1) Read the manual - though I can understand how you might have missed this:
http://us2.php.net/manual/en/function.microtime.php


Basically, there's a function based on microtime that does benchmarking. This is vital to timing your script. Use it extensively. If you're not sure where to start, break your script into chunks and figure out where most of your time is being spent.

2) Evaluate where time is being spent. If it's on database-access-bound portions, not a lot you can do from the PHP-end.

3) Evaluate the remainder of your code. In many tight loops (many iterations, not a lot of actual processing per iteration), particularly those modifying arrays, I get much better performance using while() or for() loops instead of foreach() generally. Obviously, this isn't always applicable, but I have found few ways to optimize GD image manipulations while I've found plenty for tight loops, so I'm only giving you suggestions on what I know.

4) Consider some overall performance enhancing stuff. Like the Zend Optimizer (free) which can sometimes help a lot, sometimes not at all. Also I'd say turckmmcache or something like that, but I'm pretty sure there's no Windows 98 version.

5) Evaluate your code. 160 KB (kilobytes, I'm assuming) is a pretty huge amount of PHP code for data replication. I hope that lots of it is content-type things and not all PHP commands, otherwise I would guess (though I could be wrong - some applications are very complex) that you are not coding efficiently. Very few of my projects even approach 160 KB of pure PHP, even things as massive as a complete online store creation and management application I developed not too long ago.

Good luck! Re-post to php-general if you have further questions!

-Galen

On Mar 27, 2004, at 1:43 PM, Luis Gustavo Faccioni Barcellos wrote:

Hi all.
I am developing a system using php 4.3.2 + apache 1.3.29. The db is a mssql msde (we’re going to mysql, but not yet due to some internal reasons).
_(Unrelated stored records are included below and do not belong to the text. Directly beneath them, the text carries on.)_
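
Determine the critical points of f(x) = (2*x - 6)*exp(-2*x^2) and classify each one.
f'(x) = 2*(-4*x*(x - 3) + 1)*exp(-2*x^2)

Solve f'(x) = 0:
  f'(x) = (-8*x^2 + 24*x + 2)·exp(-2*x^2) and exp(-2*x^2) > 0 for every x, so f'(x) = 0 ⇔ -8*x^2 + 24*x + 2 = 0.
  Factor: -8*x^2 + 24*x + 2 = -2*(4*x^2 - 12*x - 1); 4*x^2 - 12*x - 1 = 0 has no rational roots; quadratic formula: x = (12 ± √160)/8.
  ⇒ x = 3/2 - sqrt(10)/2 ≈ -0.0811, 3/2 + sqrt(10)/2 ≈ 3.0811

f''(x) = 8*(4*x^2*(x - 3) - 3*x + 3)*exp(-2*x^2)
Second-derivative test at each critical point:
  f''(-0.0811) = 24.9673 > 0 → local minimum
  f''(3.0811) = -1.436e-07 < 0 → local maximum

Critical points: x = 3/2 - sqrt(10)/2 ≈ -0.0811 (local minimum); x = 3/2 + sqrt(10)/2 ≈ 3.0811 (local maximum)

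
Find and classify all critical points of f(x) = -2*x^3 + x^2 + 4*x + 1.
f'(x) = -6*x^2 + 2*x + 4

Solve f'(x) = 0:
  Factor: -6*x^2 + 2*x + 4 = -2*(x - 1)*(3*x + 2) = 0.
  ⇒ x = -2/3, 1

f''(x) = 2 - 12*x
Second-derivative test at each critical point:
  f''(-2/3) = 10 > 0 → local minimum
  f''(1) = -10 < 0 → local maximum

Critical points: x = -2/3 (local minimum); x = 1 (local maximum)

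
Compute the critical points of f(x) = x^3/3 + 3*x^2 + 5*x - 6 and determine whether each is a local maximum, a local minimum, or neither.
f'(x) = x^2 + 6*x + 5

Solve f'(x) = 0:
  Factor: x^2 + 6*x + 5 = (x + 1)*(x + 5) = 0.
  ⇒ x = -5, -1

f''(x) = 2*x + 6
Second-derivative test at each critical point:
  f''(-5) = -4 < 0 → local maximum
  f''(-1) = 4 > 0 → local minimum

Critical points: x = -5 (local maximum); x = -1 (local minimum)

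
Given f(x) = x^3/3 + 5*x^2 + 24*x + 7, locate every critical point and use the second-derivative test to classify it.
f'(x) = x^2 + 10*x + 24

Solve f'(x) = 0:
  Factor: x^2 + 10*x + 24 = (x + 4)*(x + 6) = 0.
  ⇒ x = -6, -4

f''(x) = 2*x + 10
Second-derivative test at each critical point:
  f''(-6) = -2 < 0 → local maximum
  f''(-4) = 2 > 0 → local minimum

Critical points: x = -6 (local maximum); x = -4 (local minimum)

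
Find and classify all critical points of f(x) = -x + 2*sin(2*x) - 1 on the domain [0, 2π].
f'(x) = 4*cos(2*x) - 1

Solve f'(x) = 0 on [0, 2π]:
  f'(x) = 0 ⇔ cos(2*x) = 1/4, i.e. 2*x = ±arccos(1/4) + 2nπ; keep the solutions lying in [0, 2π].
  ⇒ x = acos(1/4)/2 ≈ 0.6591, pi - acos(1/4)/2 ≈ 2.4825, acos(1/4)/2 + pi ≈ 3.8007, -acos(1/4)/2 + 2*pi ≈ 5.6241

f''(x) = -8*sin(2*x)
Second-derivative test at each critical point:
  f''(0.6591) = -7.7460 < 0 → local maximum
  f''(2.4825) = 7.7460 > 0 → local minimum
  f''(3.8007) = -7.7460 < 0 → local maximum
  f''(5.6241) = 7.7460 > 0 → local minimum

Critical points: x = acos(1/4)/2 ≈ 0.6591 (local maximum); x = pi - acos(1/4)/2 ≈ 2.4825 (local minimum); x = acos(1/4)/2 + pi ≈ 3.8007 (local maximum); x = -acos(1/4)/2 + 2*pi ≈ 5.6241 (local minimum)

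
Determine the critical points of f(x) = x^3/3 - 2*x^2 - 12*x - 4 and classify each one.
f'(x) = x^2 - 4*x - 12

Solve f'(x) = 0:
  Factor: x^2 - 4*x - 12 = (x - 6)*(x + 2) = 0.
  ⇒ x = -2, 6

f''(x) = 2*x - 4
Second-derivative test at each critical point:
  f''(-2) = -8 < 0 → local maximum
  f''(6) = 8 > 0 → local minimum

Critical points: x = -2 (local maximum); x = 6 (local minimum)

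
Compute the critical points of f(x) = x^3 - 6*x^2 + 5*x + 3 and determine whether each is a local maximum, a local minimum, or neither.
f'(x) = 3*x^2 - 12*x + 5

Solve f'(x) = 0:
  3*x^2 - 12*x + 5 = 0 has no rational roots; quadratic formula: x = (12 ± √84)/6.
  ⇒ x = 2 - sqrt(21)/3 ≈ 0.4725, sqrt(21)/3 + 2 ≈ 3.5275

f''(x) = 6*x - 12
Second-derivative test at each critical point:
  f''(0.4725) = -9.1652 < 0 → local maximum
  f''(3.5275) = 9.1652 > 0 → local minimum

Critical points: x = 2 - sqrt(21)/3 ≈ 0.4725 (local maximum); x = sqrt(21)/3 + 2 ≈ 3.5275 (local minimum)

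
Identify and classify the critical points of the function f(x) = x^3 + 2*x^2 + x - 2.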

All things are running in a local, standalone station, because we had to use the app on line and off line states. The off-line one should have all stuff, so. It just connect to internet to send a data replication. The stations are windows 98.
The problem is: I have to run this stuff in small boxes, like some pentium 200mhz with 64-80mb ram, and in these machines the system is very slow. The html page takes about 70 seconds to be showed in the browser. I saw cpu and ram, and are all normal, even the mssql. Just the apache activity goes up to 70% cpu. We notice that while the php is running, anything happens and suddenly(after ~70 seconds) the page arises. Our php code is a kind of big, about 160kb, and the html is generated equally big. I am going to break the jscript stuff it in some small peaces, but will not help to much, I guess.
Well, if someboddy could point out me a way, a tip or a tool to discover what the script is doing while I am waiting its response, or just an ideia, I would really thank you.